The end result of all of this was a conviction. Nicelli, Mastromarino, and others were all convicted in New York of body snatching which is…apparenetly a thing still on the books? They were also convicted of criminal conspiracy charges. And, in no surprise, Mastromarino further stood trial in Pennsylvania on 244 counts of “theft by unlawful taking” for stealing body parts and having a hand in doing so through Philadelphia funeral homes. At that time, Mastromarino was to serve 44 years in New York, then a series of 53 year sentences in Pennsylvania – effectively a life sentence for his role in masterminding the stealing of bodies. However, he wouldn’t be able to serve all of that time, as he died in prison in 2013 of…appropriately…bone cancer.
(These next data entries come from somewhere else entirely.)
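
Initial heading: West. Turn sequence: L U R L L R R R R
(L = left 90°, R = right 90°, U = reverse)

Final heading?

Answer: Final heading: West

Derivation:
Start: West
  L (left (90° counter-clockwise)) -> South
  U (U-turn (180°)) -> North
  R (right (90° clockwise)) -> East
  L (left (90° counter-clockwise)) -> North
  L (left (90° counter-clockwise)) -> West
  R (right (90° clockwise)) -> North
  R (right (90° clockwise)) -> East
  R (right (90° clockwise)) -> South
  R (right (90° clockwise)) -> West
Final: West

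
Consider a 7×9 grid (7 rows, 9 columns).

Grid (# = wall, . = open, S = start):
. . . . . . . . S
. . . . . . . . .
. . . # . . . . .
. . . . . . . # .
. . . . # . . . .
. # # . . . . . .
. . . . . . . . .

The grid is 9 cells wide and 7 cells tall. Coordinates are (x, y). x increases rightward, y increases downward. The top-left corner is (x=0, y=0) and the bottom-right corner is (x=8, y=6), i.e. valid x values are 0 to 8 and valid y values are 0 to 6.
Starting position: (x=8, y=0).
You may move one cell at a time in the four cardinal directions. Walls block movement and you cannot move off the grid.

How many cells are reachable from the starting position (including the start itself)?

Answer: Reachable cells: 58

Derivation:
BFS flood-fill from (x=8, y=0):
  Distance 0: (x=8, y=0)
  Distance 1: (x=7, y=0), (x=8, y=1)
  Distance 2: (x=6, y=0), (x=7, y=1), (x=8, y=2)
  Distance 3: (x=5, y=0), (x=6, y=1), (x=7, y=2), (x=8, y=3)
  Distance 4: (x=4, y=0), (x=5, y=1), (x=6, y=2), (x=8, y=4)
  Distance 5: (x=3, y=0), (x=4, y=1), (x=5, y=2), (x=6, y=3), (x=7, y=4), (x=8, y=5)
  Distance 6: (x=2, y=0), (x=3, y=1), (x=4, y=2), (x=5, y=3), (x=6, y=4), (x=7, y=5), (x=8, y=6)
  Distance 7: (x=1, y=0), (x=2, y=1), (x=4, y=3), (x=5, y=4), (x=6, y=5), (x=7, y=6)
  Distance 8: (x=0, y=0), (x=1, y=1), (x=2, y=2), (x=3, y=3), (x=5, y=5), (x=6, y=6)
  Distance 9: (x=0, y=1), (x=1, y=2), (x=2, y=3), (x=3, y=4), (x=4, y=5), (x=5, y=6)
  Distance 10: (x=0, y=2), (x=1, y=3), (x=2, y=4), (x=3, y=5), (x=4, y=6)
  Distance 11: (x=0, y=3), (x=1, y=4), (x=3, y=6)
  Distance 12: (x=0, y=4), (x=2, y=6)
  Distance 13: (x=0, y=5), (x=1, y=6)
  Distance 14: (x=0, y=6)
Total reachable: 58 (grid has 58 open cells total)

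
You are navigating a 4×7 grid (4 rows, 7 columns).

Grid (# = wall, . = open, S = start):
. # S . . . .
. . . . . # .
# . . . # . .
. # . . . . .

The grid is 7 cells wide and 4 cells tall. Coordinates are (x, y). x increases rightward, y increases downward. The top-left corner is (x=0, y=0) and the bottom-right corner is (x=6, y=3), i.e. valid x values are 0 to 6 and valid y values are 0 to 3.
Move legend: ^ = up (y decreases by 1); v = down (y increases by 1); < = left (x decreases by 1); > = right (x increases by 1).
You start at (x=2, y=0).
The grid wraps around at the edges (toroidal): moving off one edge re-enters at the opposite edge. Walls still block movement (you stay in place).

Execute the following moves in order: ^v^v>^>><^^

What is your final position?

Answer: Final position: (x=4, y=3)

Derivation:
Start: (x=2, y=0)
  ^ (up): (x=2, y=0) -> (x=2, y=3)
  v (down): (x=2, y=3) -> (x=2, y=0)
  ^ (up): (x=2, y=0) -> (x=2, y=3)
  v (down): (x=2, y=3) -> (x=2, y=0)
  > (right): (x=2, y=0) -> (x=3, y=0)
  ^ (up): (x=3, y=0) -> (x=3, y=3)
  > (right): (x=3, y=3) -> (x=4, y=3)
  > (right): (x=4, y=3) -> (x=5, y=3)
  < (left): (x=5, y=3) -> (x=4, y=3)
  ^ (up): blocked, stay at (x=4, y=3)
  ^ (up): blocked, stay at (x=4, y=3)
Final: (x=4, y=3)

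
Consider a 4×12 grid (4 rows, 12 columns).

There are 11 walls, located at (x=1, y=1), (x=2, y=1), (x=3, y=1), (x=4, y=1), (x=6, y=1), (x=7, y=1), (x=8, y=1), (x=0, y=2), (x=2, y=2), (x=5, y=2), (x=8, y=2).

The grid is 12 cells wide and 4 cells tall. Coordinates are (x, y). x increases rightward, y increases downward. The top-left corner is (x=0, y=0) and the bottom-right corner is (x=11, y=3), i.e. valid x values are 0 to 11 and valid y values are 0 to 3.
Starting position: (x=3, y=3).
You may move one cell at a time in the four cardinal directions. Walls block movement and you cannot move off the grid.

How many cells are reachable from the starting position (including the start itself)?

Answer: Reachable cells: 37

Derivation:
BFS flood-fill from (x=3, y=3):
  Distance 0: (x=3, y=3)
  Distance 1: (x=3, y=2), (x=2, y=3), (x=4, y=3)
  Distance 2: (x=4, y=2), (x=1, y=3), (x=5, y=3)
  Distance 3: (x=1, y=2), (x=0, y=3), (x=6, y=3)
  Distance 4: (x=6, y=2), (x=7, y=3)
  Distance 5: (x=7, y=2), (x=8, y=3)
  Distance 6: (x=9, y=3)
  Distance 7: (x=9, y=2), (x=10, y=3)
  Distance 8: (x=9, y=1), (x=10, y=2), (x=11, y=3)
  Distance 9: (x=9, y=0), (x=10, y=1), (x=11, y=2)
  Distance 10: (x=8, y=0), (x=10, y=0), (x=11, y=1)
  Distance 11: (x=7, y=0), (x=11, y=0)
  Distance 12: (x=6, y=0)
  Distance 13: (x=5, y=0)
  Distance 14: (x=4, y=0), (x=5, y=1)
  Distance 15: (x=3, y=0)
  Distance 16: (x=2, y=0)
  Distance 17: (x=1, y=0)
  Distance 18: (x=0, y=0)
  Distance 19: (x=0, y=1)
Total reachable: 37 (grid has 37 open cells total)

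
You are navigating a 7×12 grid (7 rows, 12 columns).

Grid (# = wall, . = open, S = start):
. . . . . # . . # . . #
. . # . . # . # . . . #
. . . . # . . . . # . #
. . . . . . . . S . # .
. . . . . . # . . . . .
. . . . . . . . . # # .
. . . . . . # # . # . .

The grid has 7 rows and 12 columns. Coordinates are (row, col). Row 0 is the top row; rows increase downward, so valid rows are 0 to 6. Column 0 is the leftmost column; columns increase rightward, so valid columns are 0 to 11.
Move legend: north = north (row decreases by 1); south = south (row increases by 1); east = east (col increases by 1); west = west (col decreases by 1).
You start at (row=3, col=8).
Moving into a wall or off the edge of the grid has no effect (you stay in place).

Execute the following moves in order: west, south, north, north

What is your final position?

Answer: Final position: (row=2, col=7)

Derivation:
Start: (row=3, col=8)
  west (west): (row=3, col=8) -> (row=3, col=7)
  south (south): (row=3, col=7) -> (row=4, col=7)
  north (north): (row=4, col=7) -> (row=3, col=7)
  north (north): (row=3, col=7) -> (row=2, col=7)
Final: (row=2, col=7)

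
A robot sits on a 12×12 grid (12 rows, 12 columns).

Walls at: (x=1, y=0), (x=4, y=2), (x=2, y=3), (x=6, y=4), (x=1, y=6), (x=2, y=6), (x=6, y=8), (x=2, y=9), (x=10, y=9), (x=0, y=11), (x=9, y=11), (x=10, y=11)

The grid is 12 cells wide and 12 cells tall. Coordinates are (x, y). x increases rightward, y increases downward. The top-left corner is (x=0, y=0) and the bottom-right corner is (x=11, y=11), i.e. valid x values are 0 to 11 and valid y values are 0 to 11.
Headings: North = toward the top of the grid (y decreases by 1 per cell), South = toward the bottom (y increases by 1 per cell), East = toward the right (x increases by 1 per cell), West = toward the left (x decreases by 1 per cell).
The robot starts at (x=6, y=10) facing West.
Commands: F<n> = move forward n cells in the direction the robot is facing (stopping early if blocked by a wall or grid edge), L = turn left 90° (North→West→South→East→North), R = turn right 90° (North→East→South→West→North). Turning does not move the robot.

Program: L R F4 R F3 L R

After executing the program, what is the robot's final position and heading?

Start: (x=6, y=10), facing West
  L: turn left, now facing South
  R: turn right, now facing West
  F4: move forward 4, now at (x=2, y=10)
  R: turn right, now facing North
  F3: move forward 0/3 (blocked), now at (x=2, y=10)
  L: turn left, now facing West
  R: turn right, now facing North
Final: (x=2, y=10), facing North

Answer: Final position: (x=2, y=10), facing North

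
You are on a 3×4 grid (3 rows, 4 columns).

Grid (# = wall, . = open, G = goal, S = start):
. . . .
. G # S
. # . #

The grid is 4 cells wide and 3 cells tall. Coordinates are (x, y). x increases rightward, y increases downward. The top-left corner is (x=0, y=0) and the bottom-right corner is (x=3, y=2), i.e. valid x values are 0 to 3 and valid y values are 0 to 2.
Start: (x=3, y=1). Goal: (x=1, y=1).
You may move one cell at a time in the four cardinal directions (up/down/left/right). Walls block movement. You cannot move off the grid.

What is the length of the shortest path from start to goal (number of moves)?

BFS from (x=3, y=1) until reaching (x=1, y=1):
  Distance 0: (x=3, y=1)
  Distance 1: (x=3, y=0)
  Distance 2: (x=2, y=0)
  Distance 3: (x=1, y=0)
  Distance 4: (x=0, y=0), (x=1, y=1)  <- goal reached here
One shortest path (4 moves): (x=3, y=1) -> (x=3, y=0) -> (x=2, y=0) -> (x=1, y=0) -> (x=1, y=1)

Answer: Shortest path length: 4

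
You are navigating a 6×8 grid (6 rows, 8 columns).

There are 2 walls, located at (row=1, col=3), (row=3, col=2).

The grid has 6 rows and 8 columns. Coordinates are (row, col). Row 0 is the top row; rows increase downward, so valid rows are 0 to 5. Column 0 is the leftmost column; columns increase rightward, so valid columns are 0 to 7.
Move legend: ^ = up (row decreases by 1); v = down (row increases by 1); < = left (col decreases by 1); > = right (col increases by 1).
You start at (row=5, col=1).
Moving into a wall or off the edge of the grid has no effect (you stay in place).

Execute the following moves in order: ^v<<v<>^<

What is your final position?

Start: (row=5, col=1)
  ^ (up): (row=5, col=1) -> (row=4, col=1)
  v (down): (row=4, col=1) -> (row=5, col=1)
  < (left): (row=5, col=1) -> (row=5, col=0)
  < (left): blocked, stay at (row=5, col=0)
  v (down): blocked, stay at (row=5, col=0)
  < (left): blocked, stay at (row=5, col=0)
  > (right): (row=5, col=0) -> (row=5, col=1)
  ^ (up): (row=5, col=1) -> (row=4, col=1)
  < (left): (row=4, col=1) -> (row=4, col=0)
Final: (row=4, col=0)

Answer: Final position: (row=4, col=0)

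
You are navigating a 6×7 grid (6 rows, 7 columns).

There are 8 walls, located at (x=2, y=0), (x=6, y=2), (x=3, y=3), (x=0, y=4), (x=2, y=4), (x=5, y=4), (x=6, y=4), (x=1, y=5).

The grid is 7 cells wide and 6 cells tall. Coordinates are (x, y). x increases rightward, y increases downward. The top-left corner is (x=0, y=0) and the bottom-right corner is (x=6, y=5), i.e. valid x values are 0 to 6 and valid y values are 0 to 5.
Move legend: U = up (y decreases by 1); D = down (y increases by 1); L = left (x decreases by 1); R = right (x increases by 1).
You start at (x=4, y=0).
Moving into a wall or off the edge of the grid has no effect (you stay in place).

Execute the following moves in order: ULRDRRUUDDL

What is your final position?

Start: (x=4, y=0)
  U (up): blocked, stay at (x=4, y=0)
  L (left): (x=4, y=0) -> (x=3, y=0)
  R (right): (x=3, y=0) -> (x=4, y=0)
  D (down): (x=4, y=0) -> (x=4, y=1)
  R (right): (x=4, y=1) -> (x=5, y=1)
  R (right): (x=5, y=1) -> (x=6, y=1)
  U (up): (x=6, y=1) -> (x=6, y=0)
  U (up): blocked, stay at (x=6, y=0)
  D (down): (x=6, y=0) -> (x=6, y=1)
  D (down): blocked, stay at (x=6, y=1)
  L (left): (x=6, y=1) -> (x=5, y=1)
Final: (x=5, y=1)

Answer: Final position: (x=5, y=1)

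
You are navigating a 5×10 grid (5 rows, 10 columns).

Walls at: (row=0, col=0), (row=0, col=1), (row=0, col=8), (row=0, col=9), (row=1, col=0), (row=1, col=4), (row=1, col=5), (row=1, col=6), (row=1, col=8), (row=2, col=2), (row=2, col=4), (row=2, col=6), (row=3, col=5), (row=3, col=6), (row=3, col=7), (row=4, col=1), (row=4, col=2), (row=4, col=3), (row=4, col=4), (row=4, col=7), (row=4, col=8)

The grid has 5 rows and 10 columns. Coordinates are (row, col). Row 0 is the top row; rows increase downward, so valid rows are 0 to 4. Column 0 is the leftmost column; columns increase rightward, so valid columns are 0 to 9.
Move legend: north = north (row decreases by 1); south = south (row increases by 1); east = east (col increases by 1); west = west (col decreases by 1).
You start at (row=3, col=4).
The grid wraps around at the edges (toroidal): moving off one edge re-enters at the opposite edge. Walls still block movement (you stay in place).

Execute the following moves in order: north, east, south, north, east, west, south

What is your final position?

Answer: Final position: (row=3, col=3)

Derivation:
Start: (row=3, col=4)
  north (north): blocked, stay at (row=3, col=4)
  east (east): blocked, stay at (row=3, col=4)
  south (south): blocked, stay at (row=3, col=4)
  north (north): blocked, stay at (row=3, col=4)
  east (east): blocked, stay at (row=3, col=4)
  west (west): (row=3, col=4) -> (row=3, col=3)
  south (south): blocked, stay at (row=3, col=3)
Final: (row=3, col=3)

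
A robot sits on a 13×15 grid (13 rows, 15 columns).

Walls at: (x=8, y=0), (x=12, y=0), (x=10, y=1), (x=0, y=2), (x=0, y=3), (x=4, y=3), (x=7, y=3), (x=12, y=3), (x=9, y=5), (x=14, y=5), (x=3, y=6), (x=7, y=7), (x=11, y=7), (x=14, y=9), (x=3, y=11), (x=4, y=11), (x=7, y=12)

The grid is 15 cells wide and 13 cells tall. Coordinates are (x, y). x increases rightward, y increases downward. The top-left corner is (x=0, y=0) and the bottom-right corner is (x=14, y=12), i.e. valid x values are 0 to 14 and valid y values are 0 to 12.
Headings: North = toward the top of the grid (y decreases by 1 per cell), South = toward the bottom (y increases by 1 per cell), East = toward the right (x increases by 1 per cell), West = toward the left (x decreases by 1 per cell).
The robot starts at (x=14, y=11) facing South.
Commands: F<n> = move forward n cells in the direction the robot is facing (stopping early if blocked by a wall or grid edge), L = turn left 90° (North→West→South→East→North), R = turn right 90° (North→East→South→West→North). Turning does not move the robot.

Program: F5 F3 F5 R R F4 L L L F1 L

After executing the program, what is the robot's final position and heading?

Start: (x=14, y=11), facing South
  F5: move forward 1/5 (blocked), now at (x=14, y=12)
  F3: move forward 0/3 (blocked), now at (x=14, y=12)
  F5: move forward 0/5 (blocked), now at (x=14, y=12)
  R: turn right, now facing West
  R: turn right, now facing North
  F4: move forward 2/4 (blocked), now at (x=14, y=10)
  L: turn left, now facing West
  L: turn left, now facing South
  L: turn left, now facing East
  F1: move forward 0/1 (blocked), now at (x=14, y=10)
  L: turn left, now facing North
Final: (x=14, y=10), facing North

Answer: Final position: (x=14, y=10), facing North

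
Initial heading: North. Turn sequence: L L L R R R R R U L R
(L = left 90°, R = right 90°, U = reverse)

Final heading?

Start: North
  L (left (90° counter-clockwise)) -> West
  L (left (90° counter-clockwise)) -> South
  L (left (90° counter-clockwise)) -> East
  R (right (90° clockwise)) -> South
  R (right (90° clockwise)) -> West
  R (right (90° clockwise)) -> North
  R (right (90° clockwise)) -> East
  R (right (90° clockwise)) -> South
  U (U-turn (180°)) -> North
  L (left (90° counter-clockwise)) -> West
  R (right (90° clockwise)) -> North
Final: North

Answer: Final heading: North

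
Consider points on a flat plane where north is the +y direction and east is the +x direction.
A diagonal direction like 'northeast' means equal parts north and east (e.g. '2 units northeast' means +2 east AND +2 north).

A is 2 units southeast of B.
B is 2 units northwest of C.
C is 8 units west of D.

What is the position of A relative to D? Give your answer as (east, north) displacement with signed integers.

Place D at the origin (east=0, north=0).
  C is 8 units west of D: delta (east=-8, north=+0); C at (east=-8, north=0).
  B is 2 units northwest of C: delta (east=-2, north=+2); B at (east=-10, north=2).
  A is 2 units southeast of B: delta (east=+2, north=-2); A at (east=-8, north=0).
Therefore A relative to D: (east=-8, north=0).

Answer: A is at (east=-8, north=0) relative to D.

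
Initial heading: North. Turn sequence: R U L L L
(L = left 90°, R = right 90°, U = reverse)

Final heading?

Start: North
  R (right (90° clockwise)) -> East
  U (U-turn (180°)) -> West
  L (left (90° counter-clockwise)) -> South
  L (left (90° counter-clockwise)) -> East
  L (left (90° counter-clockwise)) -> North
Final: North

Answer: Final heading: North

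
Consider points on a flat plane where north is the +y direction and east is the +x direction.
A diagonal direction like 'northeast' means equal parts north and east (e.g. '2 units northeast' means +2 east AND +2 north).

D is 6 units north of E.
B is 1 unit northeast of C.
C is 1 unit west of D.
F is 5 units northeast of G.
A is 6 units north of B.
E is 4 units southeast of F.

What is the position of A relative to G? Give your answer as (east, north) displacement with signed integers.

Place G at the origin (east=0, north=0).
  F is 5 units northeast of G: delta (east=+5, north=+5); F at (east=5, north=5).
  E is 4 units southeast of F: delta (east=+4, north=-4); E at (east=9, north=1).
  D is 6 units north of E: delta (east=+0, north=+6); D at (east=9, north=7).
  C is 1 unit west of D: delta (east=-1, north=+0); C at (east=8, north=7).
  B is 1 unit northeast of C: delta (east=+1, north=+1); B at (east=9, north=8).
  A is 6 units north of B: delta (east=+0, north=+6); A at (east=9, north=14).
Therefore A relative to G: (east=9, north=14).

Answer: A is at (east=9, north=14) relative to G.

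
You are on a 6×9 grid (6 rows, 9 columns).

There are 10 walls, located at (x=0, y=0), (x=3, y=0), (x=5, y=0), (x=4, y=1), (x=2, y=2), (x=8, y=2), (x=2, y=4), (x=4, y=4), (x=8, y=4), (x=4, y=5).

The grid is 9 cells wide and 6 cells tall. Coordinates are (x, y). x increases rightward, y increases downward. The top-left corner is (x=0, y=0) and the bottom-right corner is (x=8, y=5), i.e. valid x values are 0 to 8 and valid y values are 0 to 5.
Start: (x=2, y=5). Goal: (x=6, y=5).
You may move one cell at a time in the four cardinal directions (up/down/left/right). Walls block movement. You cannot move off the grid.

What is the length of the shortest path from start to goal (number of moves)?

BFS from (x=2, y=5) until reaching (x=6, y=5):
  Distance 0: (x=2, y=5)
  Distance 1: (x=1, y=5), (x=3, y=5)
  Distance 2: (x=1, y=4), (x=3, y=4), (x=0, y=5)
  Distance 3: (x=1, y=3), (x=3, y=3), (x=0, y=4)
  Distance 4: (x=1, y=2), (x=3, y=2), (x=0, y=3), (x=2, y=3), (x=4, y=3)
  Distance 5: (x=1, y=1), (x=3, y=1), (x=0, y=2), (x=4, y=2), (x=5, y=3)
  Distance 6: (x=1, y=0), (x=0, y=1), (x=2, y=1), (x=5, y=2), (x=6, y=3), (x=5, y=4)
  Distance 7: (x=2, y=0), (x=5, y=1), (x=6, y=2), (x=7, y=3), (x=6, y=4), (x=5, y=5)
  Distance 8: (x=6, y=1), (x=7, y=2), (x=8, y=3), (x=7, y=4), (x=6, y=5)  <- goal reached here
One shortest path (8 moves): (x=2, y=5) -> (x=3, y=5) -> (x=3, y=4) -> (x=3, y=3) -> (x=4, y=3) -> (x=5, y=3) -> (x=6, y=3) -> (x=6, y=4) -> (x=6, y=5)

Answer: Shortest path length: 8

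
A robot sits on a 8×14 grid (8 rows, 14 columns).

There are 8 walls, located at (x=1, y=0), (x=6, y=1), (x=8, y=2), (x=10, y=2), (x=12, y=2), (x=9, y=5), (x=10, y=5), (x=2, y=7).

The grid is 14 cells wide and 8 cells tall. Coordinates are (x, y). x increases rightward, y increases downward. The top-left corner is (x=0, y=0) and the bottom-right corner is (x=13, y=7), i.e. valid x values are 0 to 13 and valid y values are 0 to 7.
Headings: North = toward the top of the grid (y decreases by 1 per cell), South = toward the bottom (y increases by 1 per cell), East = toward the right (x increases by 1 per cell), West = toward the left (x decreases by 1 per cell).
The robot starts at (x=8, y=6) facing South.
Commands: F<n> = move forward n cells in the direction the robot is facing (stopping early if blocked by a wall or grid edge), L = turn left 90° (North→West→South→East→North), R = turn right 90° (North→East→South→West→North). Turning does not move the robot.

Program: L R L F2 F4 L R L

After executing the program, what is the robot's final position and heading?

Start: (x=8, y=6), facing South
  L: turn left, now facing East
  R: turn right, now facing South
  L: turn left, now facing East
  F2: move forward 2, now at (x=10, y=6)
  F4: move forward 3/4 (blocked), now at (x=13, y=6)
  L: turn left, now facing North
  R: turn right, now facing East
  L: turn left, now facing North
Final: (x=13, y=6), facing North

Answer: Final position: (x=13, y=6), facing North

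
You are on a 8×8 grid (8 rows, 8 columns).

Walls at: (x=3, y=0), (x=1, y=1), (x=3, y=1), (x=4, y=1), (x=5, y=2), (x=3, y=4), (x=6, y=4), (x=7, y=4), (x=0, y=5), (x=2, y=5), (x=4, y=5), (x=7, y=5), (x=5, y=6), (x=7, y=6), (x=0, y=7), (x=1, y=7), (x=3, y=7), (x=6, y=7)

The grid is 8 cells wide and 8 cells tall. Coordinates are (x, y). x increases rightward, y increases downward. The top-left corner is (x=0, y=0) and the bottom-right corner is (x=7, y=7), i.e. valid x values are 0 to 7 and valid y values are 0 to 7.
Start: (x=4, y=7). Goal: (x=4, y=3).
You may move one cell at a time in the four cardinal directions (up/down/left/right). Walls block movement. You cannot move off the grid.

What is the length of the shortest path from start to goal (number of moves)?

Answer: Shortest path length: 10

Derivation:
BFS from (x=4, y=7) until reaching (x=4, y=3):
  Distance 0: (x=4, y=7)
  Distance 1: (x=4, y=6), (x=5, y=7)
  Distance 2: (x=3, y=6)
  Distance 3: (x=3, y=5), (x=2, y=6)
  Distance 4: (x=1, y=6), (x=2, y=7)
  Distance 5: (x=1, y=5), (x=0, y=6)
  Distance 6: (x=1, y=4)
  Distance 7: (x=1, y=3), (x=0, y=4), (x=2, y=4)
  Distance 8: (x=1, y=2), (x=0, y=3), (x=2, y=3)
  Distance 9: (x=0, y=2), (x=2, y=2), (x=3, y=3)
  Distance 10: (x=0, y=1), (x=2, y=1), (x=3, y=2), (x=4, y=3)  <- goal reached here
One shortest path (10 moves): (x=4, y=7) -> (x=4, y=6) -> (x=3, y=6) -> (x=2, y=6) -> (x=1, y=6) -> (x=1, y=5) -> (x=1, y=4) -> (x=2, y=4) -> (x=2, y=3) -> (x=3, y=3) -> (x=4, y=3)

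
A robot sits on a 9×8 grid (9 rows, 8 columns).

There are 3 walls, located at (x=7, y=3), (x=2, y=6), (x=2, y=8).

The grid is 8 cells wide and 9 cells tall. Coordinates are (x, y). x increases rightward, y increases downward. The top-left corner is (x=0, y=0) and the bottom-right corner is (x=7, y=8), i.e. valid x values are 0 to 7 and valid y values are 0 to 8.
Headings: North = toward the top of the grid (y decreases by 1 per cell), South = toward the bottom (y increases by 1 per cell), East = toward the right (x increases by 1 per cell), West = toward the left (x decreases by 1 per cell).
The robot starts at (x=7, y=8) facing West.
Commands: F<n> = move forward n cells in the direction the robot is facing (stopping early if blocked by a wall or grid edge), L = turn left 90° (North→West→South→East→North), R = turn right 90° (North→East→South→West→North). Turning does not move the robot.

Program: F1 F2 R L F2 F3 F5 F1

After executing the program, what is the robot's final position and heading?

Start: (x=7, y=8), facing West
  F1: move forward 1, now at (x=6, y=8)
  F2: move forward 2, now at (x=4, y=8)
  R: turn right, now facing North
  L: turn left, now facing West
  F2: move forward 1/2 (blocked), now at (x=3, y=8)
  F3: move forward 0/3 (blocked), now at (x=3, y=8)
  F5: move forward 0/5 (blocked), now at (x=3, y=8)
  F1: move forward 0/1 (blocked), now at (x=3, y=8)
Final: (x=3, y=8), facing West

Answer: Final position: (x=3, y=8), facing West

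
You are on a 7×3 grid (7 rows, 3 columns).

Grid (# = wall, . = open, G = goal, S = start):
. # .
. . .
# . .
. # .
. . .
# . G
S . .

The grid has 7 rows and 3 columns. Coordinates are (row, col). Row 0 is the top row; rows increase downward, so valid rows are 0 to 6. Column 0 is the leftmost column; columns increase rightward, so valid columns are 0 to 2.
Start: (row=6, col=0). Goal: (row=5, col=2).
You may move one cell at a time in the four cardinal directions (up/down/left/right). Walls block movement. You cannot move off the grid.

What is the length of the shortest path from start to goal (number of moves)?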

Which rendered his bones unsuitable for transplantation.

As to Nicelli, he was sentenced to 8-24 years in prison on charges of enterprise corruption, body stealing (4 counts), opening graves (4 counts), unlawful dissection of a human being (4 counts), forgery in the second degree (9 counts), forgery in the third degree (9 counts), criminal possession of a forged instrument in the second degree (9 counts), criminal possession of a forged instrument in the third degree (9 counts), falsifying business records in the first degree (36 counts), grand larceny in the third degree (10 counts), grand larceny in the fourth degree (8 counts), reckless endangerment in the first degree (9 counts), reckless endangerment in the second degree (9 counts), and scheme to defraud in the first degree via a plea deal prior to trial. However, while convicted in 2009, Nicelli – with little access to cadavers to slice up – proved to be a model prisoner. He’s currently out on parole as of November 3, 2015. At last report, he was in Staten Island, but not working in the funeral trades anymore.


Funeral homes and directors are in a position of public trust. We entrust them with the remains of our loved ones. We expect them to act with due respect, and to tread carefully in this realm. We expect them to comport themselves to a standard that one would want if they are grieving the lost of a family member or friend. Too often, though, we never peer behind the curtain at what they do when the mortuary doors are closed. And that can lead to a situation where our friends and family members are not respectfully prepared and shepherded into the next world, but rather dissected and sold piecemeal to the highest bidder when this expectation of respect butts up against greed and corruption.

Now we’ll close the crypt doors on another Freaky Friday. I’ll see you next crime.